Les Noirs du Sahel ont fini par considérer les Africains païens comme des bêtes, des êtres inférieurs aux musulmans, des idolâtres que l'on pouvait razzier et tuer sans que la sainte religion n'y trouve rien à y redire. Pendant ce temps, les pays arabes et musulmans ne se souciaient guère de savoir si, les Noirs qu'ils vendaient sur les marchés du Caire, de Tunis, de la Tripolitaine, du Maroc, du Proche-Orient et d'Inde, étaient musulmans ou non. De la sottise des uns face au racisme des autres. Pendant que les Arabes et les Berbères ne faisaient aucune distinction entre eux et les considéraient comme des sous-hommes ou presque, les peuples africains islamisés rêvaient de fraterniser avec eux en montrant encore plus de zèle dans la pratique de l'islam et dans la haine de l'infidèle. Mais l'Histoire les rappellera la réalité : à partir de 1892, le Barguimi et le Bornou seront attaqués par Rabah, un Arabo-soudanais trafiquant d'esclaves qui décapitera les rois et réduira en esclavage les populations bornouanes. Rabah sera proclamé roi du Bornou et imposera un régime islamiste basé sur la charia en vassalisant tous les États anciennement négro-africains. Les Songhaïs, quant à eux, verront leur empire détruit par les Marocains qui les réduiront en esclavage malgré tout le zèle qu'ils ont montré en matière d'islam. Bwemba-Bong rappelle que « l'économie du Soudan occidental était si marquée par les razzias esclavagistes que les expéditions des rois soudanais avaient inexorablement refoulé leurs "populations" païennes loin des centres politiques et économiques (...)»[9]

Cette réalité pose le problème de l'universalité de l'intolérance et du rejet de l'altérité : est-ce qu'un dogme ou une religion, au motif qu'elle admet tous ceux qui se soumettent à elle sans distinction de couleur, peut évoquer la tolérance lorsque tous ceux qui ne se soumettent pas à elle sont jugés comme étant des êtres quasiment inférieurs ? Je t'accepte tant que tu fais tout pour me ressembler mais je te hais et te tues si tu ne te soumets pas ? Ce n'est plus aimer les gens mais aimer les gens qui se conforment à mes idées. En fait, ce n'est pas de l'universel mais, comme on le constate souvent, une vulgaire universalisation d'un ethnocentrisme arabo-musulman qui désigne tous ceux qui ne sont pas de cette héritage comme étant des proscrits. On pourrait en dire autant des religions juive - avec son concept de goy qui désigne l'Autre - et chrétienne. De l'arrogance des religions croyant avoir la science infuse.

Cependant, attention de ne pas tomber dans le piège des idéologues.

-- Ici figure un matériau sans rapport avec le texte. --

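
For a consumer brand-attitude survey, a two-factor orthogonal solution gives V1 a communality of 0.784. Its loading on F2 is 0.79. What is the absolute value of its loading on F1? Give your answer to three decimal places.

0.400

Under orthogonal rotation h² = Σλ², so λ_F1² = h² − (0.6241) = 0.784 − 0.6241 = 0.1599.
|λ| = √0.1599 = 0.3999.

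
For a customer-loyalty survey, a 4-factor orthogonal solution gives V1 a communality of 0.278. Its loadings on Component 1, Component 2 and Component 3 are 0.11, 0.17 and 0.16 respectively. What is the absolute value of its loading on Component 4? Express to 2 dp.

Under orthogonal rotation h² = Σλ², so λ_Component 4² = h² − (0.0666) = 0.278 − 0.0666 = 0.2114.
|λ| = √0.2114 = 0.4598.

0.46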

Un empire comme celui du Songhaï n'est pas un empire entre les mains de barbares sanguinaires : Tombouctou est une ville de lettrés et de scientifiques où l'on étudie l'astronomie, le droit, l'histoire, la botanique etc. On y compte près de 100 000 manuscrits, dont les plus anciens sont antérieurs à la période islamique. Les masses qui cultivent les champs et travaillent pour le roi ne sont pas des tous des esclaves dans le sens où nous l'entendons en Europe. C'est en fait l'équivalent du servage. Même chez les plus violents des Askia, le servage traditionnel subsistait encore. Les auteurs arabes ont vite fait de qualifier d'« esclaves » tous ceux qui dépendaient du roi et ne distinguaient pas les serfs des esclaves :
« Les Askya, d'après le Tarikh el Fettach, ont à leur disposition 24 tribus asservies par Sonni Ali-Ber à la suite d'une gigantesque razzia au Mali. Cette origine des tribus serviles ne parait guère vraisemblable, mais leur existence semble assez établie et l'histoire racontée par le Tarikh doit être celle du mythe qui justifie leur asservissement. Elles assurent dans l'empire différents services, depuis le service personnel de l'Askya jusqu'à la fabrication des armes. Trois de ces tribus sont attachées à la terre et chargées du ravitaillement de la cour. Une autre est spécialisée dans la pêche sur le Niger et fournit l'empereur en poisson séché et en transports en pirogue. Une autre est chargé des écuries impériales. Ces esclaves cultivateurs et pêcheurs semblent plutôt des serfs de la couronne : ils doivent fournir une certaine prestation en nature et, cette prestation fournie, ils semblent assez libre de leurs activités. (...) Les empereurs du Songhaï paraissent avoir développé de véritables fermes d'État, dirigées par des intendants, où cette main-d'œuvre servile reçoit des semences - on n'ose pas dire sélectionnées, mais l'idée doit bien être de ne semer que des grains de bonne qualité - et doit produire une certaine quantité. La part de récolte due en redevance est ensuite emballée, transportée et stockée dans les greniers royaux par d'autres esclaves »[10]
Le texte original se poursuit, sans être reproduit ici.